Bahkan sejak Revolusi Perancis (1789), pengertian sekulerisme kemudian lebih diartikan bahwa kekuasaan gereja tidak berhak campur tangan terkait bidang politik, ekonomi, dan ilmu pengetahuan.
Laïcité, demikianlah konsep sekularisme di Perancis. Digagas oleh Ferdinand Buisson (1841-1932) pada masa Republik ke III. Laïcité didefinisikan sebagai sekularisasi lembaga-lembaga politik negara. Di sini negara tak lagi didasarkan pada suatu agama resmi tertentu dan pemerintah juga tidak dianggap sebagai pengejawantahan Tuhan.

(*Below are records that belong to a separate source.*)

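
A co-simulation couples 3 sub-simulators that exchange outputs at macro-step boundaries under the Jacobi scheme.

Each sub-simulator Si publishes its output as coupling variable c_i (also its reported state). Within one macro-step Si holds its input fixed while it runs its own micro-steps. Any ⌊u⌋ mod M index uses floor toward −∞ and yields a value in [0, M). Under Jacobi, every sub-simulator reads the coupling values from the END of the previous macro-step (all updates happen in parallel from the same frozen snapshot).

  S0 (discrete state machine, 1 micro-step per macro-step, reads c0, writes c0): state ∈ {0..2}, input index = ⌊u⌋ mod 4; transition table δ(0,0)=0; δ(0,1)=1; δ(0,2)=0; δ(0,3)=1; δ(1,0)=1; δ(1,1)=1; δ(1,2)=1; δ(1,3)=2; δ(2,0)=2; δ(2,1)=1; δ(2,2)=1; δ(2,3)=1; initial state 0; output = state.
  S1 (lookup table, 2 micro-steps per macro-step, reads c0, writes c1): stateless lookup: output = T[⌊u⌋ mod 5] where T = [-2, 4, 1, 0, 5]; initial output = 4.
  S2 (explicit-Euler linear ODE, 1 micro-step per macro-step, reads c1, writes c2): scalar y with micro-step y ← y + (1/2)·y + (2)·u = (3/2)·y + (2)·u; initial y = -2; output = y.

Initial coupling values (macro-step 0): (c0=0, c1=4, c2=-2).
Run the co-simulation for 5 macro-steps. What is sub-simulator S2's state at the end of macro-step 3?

S2 state at macro-step 3 = 5/4

macro 1: S0 reads c0=0 → after 1×micro: 0; S1 reads c0=0 → after 2×micro: -2; S2 reads c1=4 → after 1×micro: 5 ⇒ (c0=0, c1=-2, c2=5)
macro 2: S0 reads c0=0 → after 1×micro: 0; S1 reads c0=0 → after 2×micro: -2; S2 reads c1=-2 → after 1×micro: 7/2 ⇒ (c0=0, c1=-2, c2=7/2)
macro 3: S0 reads c0=0 → after 1×micro: 0; S1 reads c0=0 → after 2×micro: -2; S2 reads c1=-2 → after 1×micro: 5/4 ⇒ (c0=0, c1=-2, c2=5/4)
macro 4: S0 reads c0=0 → after 1×micro: 0; S1 reads c0=0 → after 2×micro: -2; S2 reads c1=-2 → after 1×micro: -17/8 ⇒ (c0=0, c1=-2, c2=-17/8)
macro 5: S0 reads c0=0 → after 1×micro: 0; S1 reads c0=0 → after 2×micro: -2; S2 reads c1=-2 → after 1×micro: -115/16 ⇒ (c0=0, c1=-2, c2=-115/16)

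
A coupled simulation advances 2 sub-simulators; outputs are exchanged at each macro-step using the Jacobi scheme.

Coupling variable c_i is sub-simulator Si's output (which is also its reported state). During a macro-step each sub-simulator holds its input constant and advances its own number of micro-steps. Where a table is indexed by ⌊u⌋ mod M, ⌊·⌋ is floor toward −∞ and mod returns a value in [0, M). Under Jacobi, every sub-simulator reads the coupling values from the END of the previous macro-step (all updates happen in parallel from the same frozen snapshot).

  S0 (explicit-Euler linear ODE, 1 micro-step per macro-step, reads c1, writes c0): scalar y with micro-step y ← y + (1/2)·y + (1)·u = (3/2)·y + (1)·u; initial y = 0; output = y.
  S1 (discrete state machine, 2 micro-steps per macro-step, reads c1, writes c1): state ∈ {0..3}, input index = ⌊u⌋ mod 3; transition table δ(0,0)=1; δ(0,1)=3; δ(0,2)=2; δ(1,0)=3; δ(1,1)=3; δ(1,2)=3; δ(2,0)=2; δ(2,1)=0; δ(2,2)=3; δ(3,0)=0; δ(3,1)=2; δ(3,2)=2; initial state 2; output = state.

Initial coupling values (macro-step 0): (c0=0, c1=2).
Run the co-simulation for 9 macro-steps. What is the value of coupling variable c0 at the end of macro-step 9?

c0 at macro-step 9 = 19171/128

macro 1: S0 reads c1=2 → after 1×micro: 2; S1 reads c1=2 → after 2×micro: 2 ⇒ (c0=2, c1=2)
macro 2: S0 reads c1=2 → after 1×micro: 5; S1 reads c1=2 → after 2×micro: 2 ⇒ (c0=5, c1=2)
macro 3: S0 reads c1=2 → after 1×micro: 19/2; S1 reads c1=2 → after 2×micro: 2 ⇒ (c0=19/2, c1=2)
macro 4: S0 reads c1=2 → after 1×micro: 65/4; S1 reads c1=2 → after 2×micro: 2 ⇒ (c0=65/4, c1=2)
macro 5: S0 reads c1=2 → after 1×micro: 211/8; S1 reads c1=2 → after 2×micro: 2 ⇒ (c0=211/8, c1=2)
macro 6: S0 reads c1=2 → after 1×micro: 665/16; S1 reads c1=2 → after 2×micro: 2 ⇒ (c0=665/16, c1=2)
macro 7: S0 reads c1=2 → after 1×micro: 2059/32; S1 reads c1=2 → after 2×micro: 2 ⇒ (c0=2059/32, c1=2)
macro 8: S0 reads c1=2 → after 1×micro: 6305/64; S1 reads c1=2 → after 2×micro: 2 ⇒ (c0=6305/64, c1=2)
macro 9: S0 reads c1=2 → after 1×micro: 19171/128; S1 reads c1=2 → after 2×micro: 2 ⇒ (c0=19171/128, c1=2)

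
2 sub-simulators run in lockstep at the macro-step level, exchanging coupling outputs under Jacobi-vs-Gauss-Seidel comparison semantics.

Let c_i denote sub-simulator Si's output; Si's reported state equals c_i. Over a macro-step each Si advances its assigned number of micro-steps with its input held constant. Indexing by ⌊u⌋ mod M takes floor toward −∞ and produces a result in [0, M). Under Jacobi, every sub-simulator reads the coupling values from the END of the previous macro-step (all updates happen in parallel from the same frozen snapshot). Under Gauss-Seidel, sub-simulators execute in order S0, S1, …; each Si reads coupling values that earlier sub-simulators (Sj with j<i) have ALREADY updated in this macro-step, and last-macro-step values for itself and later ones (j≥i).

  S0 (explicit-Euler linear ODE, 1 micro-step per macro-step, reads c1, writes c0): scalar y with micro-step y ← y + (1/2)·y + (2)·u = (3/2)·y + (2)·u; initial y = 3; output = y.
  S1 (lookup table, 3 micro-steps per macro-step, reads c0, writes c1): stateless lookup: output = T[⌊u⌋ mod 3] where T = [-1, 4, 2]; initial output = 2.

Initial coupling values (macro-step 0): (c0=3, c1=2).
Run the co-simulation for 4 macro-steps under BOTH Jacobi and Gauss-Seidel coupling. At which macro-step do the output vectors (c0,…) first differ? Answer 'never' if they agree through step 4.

first divergence at macro-step: 1

[Jacobi] macro 1: S0 reads c1=2 → after 1×micro: 17/2; S1 reads c0=3 → after 3×micro: -1 ⇒ (c0=17/2, c1=-1)
[Jacobi] macro 2: S0 reads c1=-1 → after 1×micro: 43/4; S1 reads c0=17/2 → after 3×micro: 2 ⇒ (c0=43/4, c1=2)
[Jacobi] macro 3: S0 reads c1=2 → after 1×micro: 161/8; S1 reads c0=43/4 → after 3×micro: 4 ⇒ (c0=161/8, c1=4)
[Jacobi] macro 4: S0 reads c1=4 → after 1×micro: 611/16; S1 reads c0=161/8 → after 3×micro: 2 ⇒ (c0=611/16, c1=2)
[Gauss-Seidel] macro 1: S0 reads c1=2 → after 1×micro: 17/2; S1 reads c0=17/2 → after 3×micro: 2 ⇒ (c0=17/2, c1=2)
[Gauss-Seidel] macro 2: S0 reads c1=2 → after 1×micro: 67/4; S1 reads c0=67/4 → after 3×micro: 4 ⇒ (c0=67/4, c1=4)
[Gauss-Seidel] macro 3: S0 reads c1=4 → after 1×micro: 265/8; S1 reads c0=265/8 → after 3×micro: -1 ⇒ (c0=265/8, c1=-1)
[Gauss-Seidel] macro 4: S0 reads c1=-1 → after 1×micro: 763/16; S1 reads c0=763/16 → after 3×micro: 2 ⇒ (c0=763/16, c1=2)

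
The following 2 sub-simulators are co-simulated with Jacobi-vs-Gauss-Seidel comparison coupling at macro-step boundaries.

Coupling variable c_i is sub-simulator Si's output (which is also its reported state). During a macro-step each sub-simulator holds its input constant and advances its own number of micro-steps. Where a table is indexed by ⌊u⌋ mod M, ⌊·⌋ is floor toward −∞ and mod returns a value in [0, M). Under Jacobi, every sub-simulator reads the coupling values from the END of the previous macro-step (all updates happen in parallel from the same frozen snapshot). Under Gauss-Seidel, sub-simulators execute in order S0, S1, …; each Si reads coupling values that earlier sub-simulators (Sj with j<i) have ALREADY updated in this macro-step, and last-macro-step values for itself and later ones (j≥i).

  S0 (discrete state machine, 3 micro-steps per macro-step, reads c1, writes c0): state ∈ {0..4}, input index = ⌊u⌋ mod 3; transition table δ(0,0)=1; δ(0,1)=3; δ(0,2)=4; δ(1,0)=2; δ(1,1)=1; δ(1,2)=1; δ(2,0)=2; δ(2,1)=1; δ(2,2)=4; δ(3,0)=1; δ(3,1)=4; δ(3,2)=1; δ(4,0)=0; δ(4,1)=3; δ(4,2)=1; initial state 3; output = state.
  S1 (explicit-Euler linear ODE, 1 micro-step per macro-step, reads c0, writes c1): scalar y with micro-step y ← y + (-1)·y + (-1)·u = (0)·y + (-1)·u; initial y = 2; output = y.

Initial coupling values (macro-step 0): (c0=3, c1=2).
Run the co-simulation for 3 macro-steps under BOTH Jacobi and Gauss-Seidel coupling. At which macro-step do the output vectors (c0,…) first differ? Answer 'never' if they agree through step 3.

[Jacobi] macro 1: S0 reads c1=2 → after 3×micro: 1; S1 reads c0=3 → after 1×micro: -3 ⇒ (c0=1, c1=-3)
[Jacobi] macro 2: S0 reads c1=-3 → after 3×micro: 2; S1 reads c0=1 → after 1×micro: -1 ⇒ (c0=2, c1=-1)
[Jacobi] macro 3: S0 reads c1=-1 → after 3×micro: 1; S1 reads c0=2 → after 1×micro: -2 ⇒ (c0=1, c1=-2)
[Gauss-Seidel] macro 1: S0 reads c1=2 → after 3×micro: 1; S1 reads c0=1 → after 1×micro: -1 ⇒ (c0=1, c1=-1)
[Gauss-Seidel] macro 2: S0 reads c1=-1 → after 3×micro: 1; S1 reads c0=1 → after 1×micro: -1 ⇒ (c0=1, c1=-1)
[Gauss-Seidel] macro 3: S0 reads c1=-1 → after 3×micro: 1; S1 reads c0=1 → after 1×micro: -1 ⇒ (c0=1, c1=-1)

first divergence at macro-step: 1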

Sederhananya, sekularisme itu berarti membuat separasi antara peran agama dari negara, dan secara esensial juga berarti bahwa negara tidak akan turut mencampuri urusan keyakinan masyarakatnya. Lebih jauh, agama pun didorong masuk ke ranah individual dan menjadi perkara privat. Ya, dua kata kunci muncul dari gerakan sekularisme: separasi dan privatisasi.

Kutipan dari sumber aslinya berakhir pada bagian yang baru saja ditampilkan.